1Division of Gastroenterology, Department of Medicine, New York University Langone Medical Center, New York University School of Medicine, New York, United States of America.
2San Jose Gastroenterology, San Jose, California, United States of America.
3AE & LY Medical Associates, Flushing, New York, United States of America.
4Asian Pacific Liver Center, St. Vincent Medical Center, Los Angeles, California, United States of America.
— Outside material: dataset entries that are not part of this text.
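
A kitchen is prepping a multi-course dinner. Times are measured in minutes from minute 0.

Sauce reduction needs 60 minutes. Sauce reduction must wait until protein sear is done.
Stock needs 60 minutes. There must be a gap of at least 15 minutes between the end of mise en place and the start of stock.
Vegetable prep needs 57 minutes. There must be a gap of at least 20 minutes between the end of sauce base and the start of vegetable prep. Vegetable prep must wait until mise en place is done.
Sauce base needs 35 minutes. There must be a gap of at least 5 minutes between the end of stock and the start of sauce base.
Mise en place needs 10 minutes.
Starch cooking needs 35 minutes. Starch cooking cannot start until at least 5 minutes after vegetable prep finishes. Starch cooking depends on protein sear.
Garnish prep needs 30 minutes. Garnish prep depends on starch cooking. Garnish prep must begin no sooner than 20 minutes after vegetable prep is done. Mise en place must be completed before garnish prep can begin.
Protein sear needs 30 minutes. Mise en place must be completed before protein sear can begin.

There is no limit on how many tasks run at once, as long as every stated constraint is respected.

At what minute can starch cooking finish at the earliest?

242

Mise en place has no prerequisites, so it starts at minute 0 and finishes at minute 10.
After mise en place (finishes minute 10), protein sear can start at minute 10 and finishes at minute 40.
Stock cannot begin until mise en place (finishes minute 10, plus 15-minute gap → minute 25). It runs from minute 25 to 25 + 60 = minute 85.
Sauce base cannot begin until stock (finishes minute 85, plus 5-minute gap → minute 90). It runs from minute 90 to 90 + 35 = minute 125.
Vegetable prep has to wait for sauce base (finishes minute 125, plus 20-minute gap → minute 145); mise en place (finishes minute 10). The latest of these is minute 145, so vegetable prep runs minute 145 to 145 + 57 = minute 202.
For starch cooking: vegetable prep (finishes minute 202, plus 5-minute gap → minute 207); protein sear (finishes minute 40). Taking the maximum gives a start of minute 207, and it finishes at 207 + 35 = minute 242.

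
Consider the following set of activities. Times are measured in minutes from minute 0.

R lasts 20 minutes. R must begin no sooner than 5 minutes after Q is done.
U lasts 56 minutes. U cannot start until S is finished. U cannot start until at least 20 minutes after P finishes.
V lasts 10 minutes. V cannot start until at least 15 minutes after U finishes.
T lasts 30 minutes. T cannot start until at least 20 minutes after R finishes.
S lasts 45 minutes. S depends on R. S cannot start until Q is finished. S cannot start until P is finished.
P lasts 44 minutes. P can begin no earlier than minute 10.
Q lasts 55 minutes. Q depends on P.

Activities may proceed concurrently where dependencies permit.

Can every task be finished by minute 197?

P cannot begin until its own release at minute 10. It runs from minute 10 to 10 + 44 = minute 54.
Q cannot begin until P (finishes minute 54). It runs from minute 54 to 54 + 55 = minute 109.
R waits on Q (finishes minute 109, plus 5-minute gap → minute 114), so it starts at minute 114 and finishes at 114 + 20 = minute 134.
T waits on R (finishes minute 134, plus 20-minute gap → minute 154), so it starts at minute 154 and finishes at 154 + 30 = minute 184.
S needs all of R (finishes minute 134); Q (finishes minute 109); P (finishes minute 54). That puts its earliest start at minute 134; it finishes at 134 + 45 = minute 179.
U needs all of S (finishes minute 179); P (finishes minute 54, plus 20-minute gap → minute 74). That puts its earliest start at minute 179; it finishes at 179 + 56 = minute 235.
V cannot begin until U (finishes minute 235, plus 15-minute gap → minute 250). It runs from minute 250 to 250 + 10 = minute 260.
The earliest everything can be done is minute 260, which is after the deadline of 197, so it is not possible.

No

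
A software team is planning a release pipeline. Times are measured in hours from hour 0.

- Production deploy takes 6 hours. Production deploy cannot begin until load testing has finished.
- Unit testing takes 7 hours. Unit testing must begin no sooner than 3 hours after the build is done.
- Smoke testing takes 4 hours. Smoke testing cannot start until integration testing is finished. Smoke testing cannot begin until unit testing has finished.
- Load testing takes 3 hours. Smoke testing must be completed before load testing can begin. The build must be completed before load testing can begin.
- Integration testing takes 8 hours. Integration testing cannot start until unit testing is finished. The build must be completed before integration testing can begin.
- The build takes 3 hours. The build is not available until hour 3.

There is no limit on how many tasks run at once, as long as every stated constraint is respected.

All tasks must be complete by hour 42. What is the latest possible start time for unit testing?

Production deploy must finish by hour 42; it takes 6 hours, so it must start by 42 − 6 = hour 36.
Since production deploy (must start by hour 36) depends on it, load testing must finish by hour 36. Backing off its 3-hour duration gives a latest start of hour 33.
Smoke testing has to be done before load testing (must start by hour 33). That means finishing by hour 33, i.e. starting by 33 − 4 = hour 29.
Integration testing has to be done before smoke testing (must start by hour 29). That means finishing by hour 29, i.e. starting by 29 − 8 = hour 21.
Unit testing has several dependents: integration testing (must start by hour 21); smoke testing (must start by hour 29). The earliest of those limits is hour 21, so unit testing must start by 21 − 7 = hour 14.

14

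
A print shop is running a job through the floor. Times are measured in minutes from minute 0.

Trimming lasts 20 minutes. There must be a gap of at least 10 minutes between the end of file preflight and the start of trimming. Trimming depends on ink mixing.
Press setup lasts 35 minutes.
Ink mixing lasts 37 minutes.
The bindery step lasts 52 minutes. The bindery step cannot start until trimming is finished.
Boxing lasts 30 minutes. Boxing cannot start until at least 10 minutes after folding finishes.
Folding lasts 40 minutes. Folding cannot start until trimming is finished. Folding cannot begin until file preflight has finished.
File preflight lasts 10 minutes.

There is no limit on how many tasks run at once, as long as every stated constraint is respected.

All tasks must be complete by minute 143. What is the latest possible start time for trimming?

43

To finish by minute 143, boxing (duration 30) must start no later than minute 113.
Folding has to be done before boxing (must start by minute 113, minus 10-minute gap → minute 103). That means finishing by minute 103, i.e. starting by 103 − 40 = minute 63.
The bindery step has no dependents, so it just needs to finish by minute 143. Starting by 143 − 52 = minute 91 achieves that.
Trimming must finish in time for folding (must start by minute 63); the bindery step (must start by minute 91). The tightest is minute 63, so trimming must start by 63 − 20 = minute 43.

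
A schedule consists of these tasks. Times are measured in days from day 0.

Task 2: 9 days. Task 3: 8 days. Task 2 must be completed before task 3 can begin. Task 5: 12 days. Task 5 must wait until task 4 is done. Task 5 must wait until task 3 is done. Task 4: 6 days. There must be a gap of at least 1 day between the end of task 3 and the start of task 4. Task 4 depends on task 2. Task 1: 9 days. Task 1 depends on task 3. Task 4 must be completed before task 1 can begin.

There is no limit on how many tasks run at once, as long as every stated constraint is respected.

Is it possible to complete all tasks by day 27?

Nothing blocks task 2, so it runs from day 0 to day 9.
After task 2 (finishes day 9), task 3 can start at day 9 and finishes at day 17.
Task 4 has to wait for task 3 (finishes day 17, plus 1-day gap → day 18); task 2 (finishes day 9). The latest of these is day 18, so task 4 runs day 18 to 18 + 6 = day 24.
For task 5: task 4 (finishes day 24); task 3 (finishes day 17). Taking the maximum gives a start of day 24, and it finishes at 24 + 12 = day 36.
Task 1 cannot start until task 3 (finishes day 17); task 4 (finishes day 24). The controlling bound is day 24, so task 1 finishes at 24 + 9 = day 33.
The earliest everything can be done is day 36, which is after the deadline of 27, so it is not possible.

No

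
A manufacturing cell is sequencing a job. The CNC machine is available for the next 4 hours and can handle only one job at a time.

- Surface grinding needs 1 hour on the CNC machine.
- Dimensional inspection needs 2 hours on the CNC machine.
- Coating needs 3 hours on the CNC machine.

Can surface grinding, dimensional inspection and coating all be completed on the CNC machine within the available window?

Running back to back, the jobs need 1 + 2 + 3 = 6 hours on the CNC machine.
Since 6 > 4, they cannot all fit.

No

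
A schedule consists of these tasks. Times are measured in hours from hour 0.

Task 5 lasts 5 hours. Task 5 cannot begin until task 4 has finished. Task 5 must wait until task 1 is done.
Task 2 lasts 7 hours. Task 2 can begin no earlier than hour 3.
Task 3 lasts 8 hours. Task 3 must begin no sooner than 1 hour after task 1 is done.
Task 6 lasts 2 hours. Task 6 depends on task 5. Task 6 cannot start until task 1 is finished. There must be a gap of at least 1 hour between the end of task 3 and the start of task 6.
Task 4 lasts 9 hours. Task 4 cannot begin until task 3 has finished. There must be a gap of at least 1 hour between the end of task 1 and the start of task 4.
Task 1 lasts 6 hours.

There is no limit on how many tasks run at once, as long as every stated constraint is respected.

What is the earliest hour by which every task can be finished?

Task 2 cannot begin until its own release at hour 3. It runs from hour 3 to 3 + 7 = hour 10.
Nothing blocks task 1, so it runs from hour 0 to hour 6.
After task 1 (finishes hour 6, plus 1-hour gap → hour 7), task 3 can start at hour 7 and finishes at hour 15.
Task 4 needs all of task 3 (finishes hour 15); task 1 (finishes hour 6, plus 1-hour gap → hour 7). That puts its earliest start at hour 15; it finishes at 15 + 9 = hour 24.
Task 5 needs all of task 4 (finishes hour 24); task 1 (finishes hour 6). That puts its earliest start at hour 24; it finishes at 24 + 5 = hour 29.
Task 6 has to wait for task 5 (finishes hour 29); task 1 (finishes hour 6); task 3 (finishes hour 15, plus 1-hour gap → hour 16). The latest of these is hour 29, so task 6 runs hour 29 to 29 + 2 = hour 31.
All tasks are finished once the last one completes. Finish times: Task 1 at 6, Task 2 at 10, Task 3 at 15, Task 4 at 24, Task 5 at 29, Task 6 at 31. The latest is hour 31.

31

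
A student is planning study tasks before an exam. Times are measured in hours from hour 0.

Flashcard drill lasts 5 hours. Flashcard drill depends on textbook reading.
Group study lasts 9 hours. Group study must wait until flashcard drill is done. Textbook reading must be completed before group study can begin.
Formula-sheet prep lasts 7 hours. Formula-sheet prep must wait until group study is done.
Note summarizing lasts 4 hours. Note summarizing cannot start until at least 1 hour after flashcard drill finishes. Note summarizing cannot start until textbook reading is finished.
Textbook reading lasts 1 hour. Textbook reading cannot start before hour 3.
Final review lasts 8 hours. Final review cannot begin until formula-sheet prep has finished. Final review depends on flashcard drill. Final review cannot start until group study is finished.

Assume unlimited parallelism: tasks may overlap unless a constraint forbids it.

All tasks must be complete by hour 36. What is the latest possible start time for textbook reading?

Nothing follows final review; the deadline of hour 36 is its only limit. It must start by 36 − 8 = hour 28.
Formula-sheet prep feeds into final review (must start by hour 28); so formula-sheet prep must finish by hour 28 and therefore start by hour 21.
For group study: formula-sheet prep (must start by hour 21); final review (must start by hour 28). The most restrictive is hour 21; with a 9-hour duration, group study must start by hour 12.
Note summarizing has no dependents, so it just needs to finish by hour 36. Starting by 36 − 4 = hour 32 achieves that.
Flashcard drill must finish in time for group study (must start by hour 12); note summarizing (must start by hour 32, minus 1-hour gap → hour 31); final review (must start by hour 28). The tightest is hour 12, so flashcard drill must start by 12 − 5 = hour 7.
Textbook reading has several dependents: flashcard drill (must start by hour 7); group study (must start by hour 12); note summarizing (must start by hour 32). The earliest of those limits is hour 7, so textbook reading must start by 7 − 1 = hour 6.

6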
5Nexus Development, Palo Alto, California, United States of America.
6Sing Chan Endoscopy, Flushing, New York, United States of America.
BACKGROUND AND AIMS:
Chronic hepatitis B (CHB) disproportionately affects the Asian-American population in the USA. Tenofovir disoproxil fumarate (TDF) has demonstrated potent antiviral activity in clinical trials, but data in Asian-Americans from community studies are lacking.
Adult Asian-American patients with CHB from private medical and community-based practices were prospectively enrolled and treated with open-label TDF 300 mg once daily in a single-arm study for 48 weeks. After Week 48, patients had the option to transition to commercially available CHB therapy. The primary efficacy endpoint was hepatitis B virus (HBV) DNA <400 copies/mL at Week 48. Secondary endpoints were safety and tolerability, serologic and biochemical responses, liver fibrosis by FibroTest, and the development of drug-resistant mutations.
Of the 90 patients enrolled, 53 (58%) were hepatitis B e antigen (HBeAg)-positive at baseline. At Week 48, 74 patients (82% overall; 70% HBeAg-positive and 100% HBeAg-negative) had HBV DNA <400 copies/mL. Six (12%) HBeAg-positive patients achieved HBeAg loss/seroconversion. The percentage of patients with alanine aminotransferase in the normal range increased from 26% at baseline to 66% at Week 48. The percentage of patients with F0 (no or minimal) fibrosis by FibroTest increased from 48% to 51%, and those with F4 (severe) fibrosis decreased from 4% to 1%. No resistance to TDF developed. Treatment was well tolerated. Most adverse events were mild in severity and considered unrelated to study drug.
TDF is effective and well tolerated in Asian-American CHB patients in community clinic-based settings, consistent with larger registration trials. Improvement in liver fibrosis was seen in a proportion of patients. No resistance to TDF developed through 48 weeks of treatment.
Clinicaltrial.gov identifier NCT00736190.